Tribunal Administratif de MELUN — Décision N° TA77-2304810

jeudi 27 novembre 2025

JuridictionTribunal Administratif de MELUN
SectionTribunal Administratif de MELUN
N° DossierTA77-2304810
TypeDécision
RecoursExcès de pouvoir
Formation5ème chambre
Avocat requérantCABINET LARA

Résumé IA

Le Tribunal administratif de Melun rejette la requête de M. B... contestant le refus de prise en compte de l'aggravation de son atteinte auditive et le maintien d'un taux d'incapacité permanente partielle à 18 %. La décision du directeur de la caisse des dépôts et consignations du 14 mars 2023 est jugée légale : l'auteur de l'acte disposait d'une délégation de signature régulière, le conseil médical a été consulté, et l'évaluation du taux d'incapacité, fondée sur le barème indicatif de l'article L. 28 du code des pensions civiles et militaires de retraite et le tableau n° 42 des maladies professionnelles, n'est pas entachée d'erreur d'appréciation. Les conclusions à fin d'annulation, d'injonction et au titre des frais de justice sont rejetées.

Texte intégral

Vu la procédure suivante :

Par une requête enregistrée le 13 mai 2023, M. A... B..., représenté par Me Lara, doit être regardé comme demandant au tribunal :

1°) d’annuler la décision du directeur de la caisse des dépôts et consignations du 14 mars 2023 en tant qu’elle porte refus de prise en compte de l’aggravation de son atteinte auditive et maintien d’un taux d’incapacité permanente partielle relatif à cette pathologie à 18 % ;

2°) d’enjoindre à la caisse des dépôts et consignations de réexaminer sa situation dans le délai d’un mois à compter du jugement à intervenir ;

3°) de mettre à la charge de la caisse des dépôts et consignations la somme de 2 000 euros sur le fondement des dispositions de l’article L. 761-1 du code de justice administrative.
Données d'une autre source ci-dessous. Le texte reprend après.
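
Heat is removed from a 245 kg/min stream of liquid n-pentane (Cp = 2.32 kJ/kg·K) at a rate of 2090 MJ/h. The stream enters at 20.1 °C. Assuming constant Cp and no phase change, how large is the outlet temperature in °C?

Q = 2090 MJ/h = 34833 kJ/min
ΔT = Q/(ṁ·Cp) = 34833/(245×2.32) = 61.283 K
T_out = 20.1 − 61.283 = -41.183 °C

T_out = -41.2 °C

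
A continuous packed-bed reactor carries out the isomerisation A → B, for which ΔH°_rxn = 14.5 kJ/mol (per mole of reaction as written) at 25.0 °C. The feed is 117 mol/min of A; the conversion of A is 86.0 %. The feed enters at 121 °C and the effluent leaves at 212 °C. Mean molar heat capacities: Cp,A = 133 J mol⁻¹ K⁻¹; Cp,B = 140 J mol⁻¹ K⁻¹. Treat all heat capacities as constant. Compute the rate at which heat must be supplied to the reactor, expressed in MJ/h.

Q_in = 180 MJ/h

Extent of reaction ξ = 0.860 × 117 = 100.62 mol/min
Reaction term: ξ·ΔH°_rxn = 100.62 × 14.5 = 1459 kJ/min
Sensible, feed 121→25 °C: -1493.9 kJ/min
Outlet flows (mol/min): A 16.38, B 100.62
Sensible, products 25→212 °C: 3041.6 kJ/min
Q = ΔH = 3006.8 kJ/min = 50.113 kW
Heat supplied = 180.41 MJ/h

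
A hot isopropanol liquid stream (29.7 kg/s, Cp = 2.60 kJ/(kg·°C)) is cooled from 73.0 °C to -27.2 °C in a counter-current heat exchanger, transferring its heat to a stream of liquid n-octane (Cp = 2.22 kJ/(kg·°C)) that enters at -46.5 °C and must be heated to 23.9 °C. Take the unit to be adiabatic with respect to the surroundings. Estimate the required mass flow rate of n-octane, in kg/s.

ṁ_c = 49.5 kg/s

Heat released by hot stream: Q = 29.7 × 2.60 × (73.0 − -27.2) = 7737.4 kJ/s
Energy balance on cold side (adiabatic exchanger): Q = ṁ_c·Cp_c·(T_c,out − T_c,in)
ṁ_c = 7737.4 / [2.22 × (23.9 − -46.5)] = 49.508 kg/s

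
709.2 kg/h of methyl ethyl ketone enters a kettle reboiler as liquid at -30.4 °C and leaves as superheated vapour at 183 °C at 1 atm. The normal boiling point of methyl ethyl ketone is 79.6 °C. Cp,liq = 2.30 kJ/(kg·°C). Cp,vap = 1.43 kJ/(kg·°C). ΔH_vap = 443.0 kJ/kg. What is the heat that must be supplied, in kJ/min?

liquid -30.4→79.6 °C: 253 kJ/kg
vaporisation at 79.6 °C: 443 kJ/kg
vapour 79.6→183 °C: 147.86 kJ/kg
Δh = 253 + 443 + 147.86 = 843.86 kJ/kg
Q = ṁ·Δh = 709.2 kg/h × 843.86 kJ/kg = 598470 kJ/h
|Q| = 166.24 kW = 9974.4 kJ/min

Q = 9970 kJ/min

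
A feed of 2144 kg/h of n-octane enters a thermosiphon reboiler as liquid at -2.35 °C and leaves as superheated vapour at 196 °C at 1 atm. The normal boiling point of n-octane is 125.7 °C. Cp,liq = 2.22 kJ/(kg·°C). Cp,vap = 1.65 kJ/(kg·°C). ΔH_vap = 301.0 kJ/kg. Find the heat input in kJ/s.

liquid -2.35→125.7 °C: 284.27 kJ/kg
vaporisation at 125.7 °C: 301 kJ/kg
vapour 125.7→196 °C: 115.99 kJ/kg
Δh = 284.27 + 301 + 115.99 = 701.27 kJ/kg
Q = ṁ·Δh = 2144 kg/h × 701.27 kJ/kg = 1.5035e+06 kJ/h
|Q| = 417.64 kW

Q = 418 kJ/s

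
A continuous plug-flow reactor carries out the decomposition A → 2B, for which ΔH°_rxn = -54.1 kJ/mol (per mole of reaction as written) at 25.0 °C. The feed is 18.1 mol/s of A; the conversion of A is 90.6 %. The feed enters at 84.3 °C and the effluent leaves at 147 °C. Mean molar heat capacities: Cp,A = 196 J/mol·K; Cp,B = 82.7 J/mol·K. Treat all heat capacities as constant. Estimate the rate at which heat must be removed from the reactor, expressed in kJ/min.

Extent of reaction ξ = 0.906 × 18.1 = 16.399 mol/s
Reaction term: ξ·ΔH°_rxn = 16.399 × -54.1 = -887.16 kJ/s
Sensible, feed 84.3→25 °C: -210.37 kJ/s
Outlet flows (mol/s): A 1.7014, B 32.797
Sensible, products 25→147 °C: 371.59 kJ/s
Q = ΔH = -725.95 kJ/s = -725.95 kW
Heat removed = 43557 kJ/min

Q_out = 43600 kJ/min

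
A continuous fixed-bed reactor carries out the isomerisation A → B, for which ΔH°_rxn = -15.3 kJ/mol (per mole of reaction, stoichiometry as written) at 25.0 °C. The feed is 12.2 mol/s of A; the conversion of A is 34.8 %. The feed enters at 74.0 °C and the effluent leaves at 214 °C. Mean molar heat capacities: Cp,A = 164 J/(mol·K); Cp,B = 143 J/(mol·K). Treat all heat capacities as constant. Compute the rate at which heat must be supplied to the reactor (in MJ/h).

Extent of reaction ξ = 0.348 × 12.2 = 4.2456 mol/s
Reaction term: ξ·ΔH°_rxn = 4.2456 × -15.3 = -64.958 kJ/s
Sensible, feed 74.0→25 °C: -98.039 kJ/s
Outlet flows (mol/s): A 7.9544, B 4.2456
Sensible, products 25→214 °C: 361.3 kJ/s
Q = ΔH = 198.3 kJ/s = 198.3 kW
Heat supplied = 713.89 MJ/h

Q_in = 714 MJ/h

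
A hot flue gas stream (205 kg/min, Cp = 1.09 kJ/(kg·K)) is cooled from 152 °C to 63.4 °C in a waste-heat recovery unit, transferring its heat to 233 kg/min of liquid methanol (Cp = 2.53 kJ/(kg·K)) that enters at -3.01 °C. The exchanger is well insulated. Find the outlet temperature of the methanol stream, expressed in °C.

T_c,out = 30.6 °C

Heat released by hot stream: Q = 205 × 1.09 × (152 − 63.4) = 19798 kJ/min
Energy balance on cold side (adiabatic exchanger): Q = ṁ_c·Cp_c·(T_c,out − T_c,in)
T_c,out = -3.01 + 19798/(233 × 2.53) = 30.574 °C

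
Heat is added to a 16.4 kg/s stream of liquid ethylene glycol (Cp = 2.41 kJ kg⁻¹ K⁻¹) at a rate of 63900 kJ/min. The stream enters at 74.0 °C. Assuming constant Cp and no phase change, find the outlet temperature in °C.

Q = 63900 kJ/min = 1065 kJ/s
ΔT = Q/(ṁ·Cp) = 1065/(16.4×2.41) = 26.946 K
T_out = 74.0 + 26.946 = 100.95 °C

T_out = 101 °C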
M. B... doit être regardé comme soutenant que :
- la décision est entachée d’incompétence ;
- elle a été prise à l’issue d’une procédure irrégulière, en l’absence de saisine du conseil médical ;
- elle est entachée d’erreur d’appréciation de sa situation.


Par un mémoire en défense enregistré le 6 novembre 2024, la caisse des dépôts et consignations, représentée son directeur en exercice, conclut au rejet de la requête.

Elle fait valoir que les moyens invoqués ne sont pas fondés.

Vu les autres pièces du dossier.

Vu :
- le code général de la fonction publique ;
- le code de la sécurité sociale ;
- le décret n° 2005-442 du 2 mai 2005 ;
- le code de justice administrative.


Les parties ont été régulièrement averties du jour de l’audience.

Ont été entendus au cours de l’audience publique :

- le rapport de Mme Massengo, rapporteure,
- les conclusions de Mme Leconte, rapporteure publique,
- et les observations de Me Lara, représentant le requérant.


Considérant ce qui suit :

M. B..., titulaire du grade d’agent de maîtrise, est affecté au sein de la commune de Melun depuis le 3 décembre 2007. L’atteinte auditive dont il a été victime a été reconnue imputable au service et la caisse des dépôts et consignations lui a accordé, à compter de la consolidation de la maladie en date du 4 février 2016, le bénéfice de l’allocation temporaire d’invalidité qu’il avait sollicitée à ce titre. Dans le cadre de la révision quinquennale de ce taux, cette autorité a maintenu, par décision non datée, un taux d’incapacité permanente partielle de 18 % à compter du 4 février 2021. M. B... a formé un recours gracieux contre cette décision, reçu le 7 octobre 2021, afin que ce taux soit réévalué. Par une décision du 14 mars 2023, le directeur de la caisse des dépôts et consignations a rectifié le taux d’incapacité permanente partielle appliqué, en le portant à 23 % à compter du 4 février 2021, afin de tenir compte, outre d’une incapacité permanente partielle résultant de l’atteinte auditive précitée, fixée à 18 %, une incapacité permanente partielle résultant d’acouphènes bilatéraux constatés médicalement le 23 décembre 2020, fixée à 5 %. Par la présente requête, M. B... demande l’annulation de cette décision en tant que le directeur de la caisse des dépôts et consignations a refusé de tenir compte de l’aggravation de son atteinte auditive et a maintenu la fixation du taux d’incapacité permanente partielle relatif à cette pathologie à 18 %.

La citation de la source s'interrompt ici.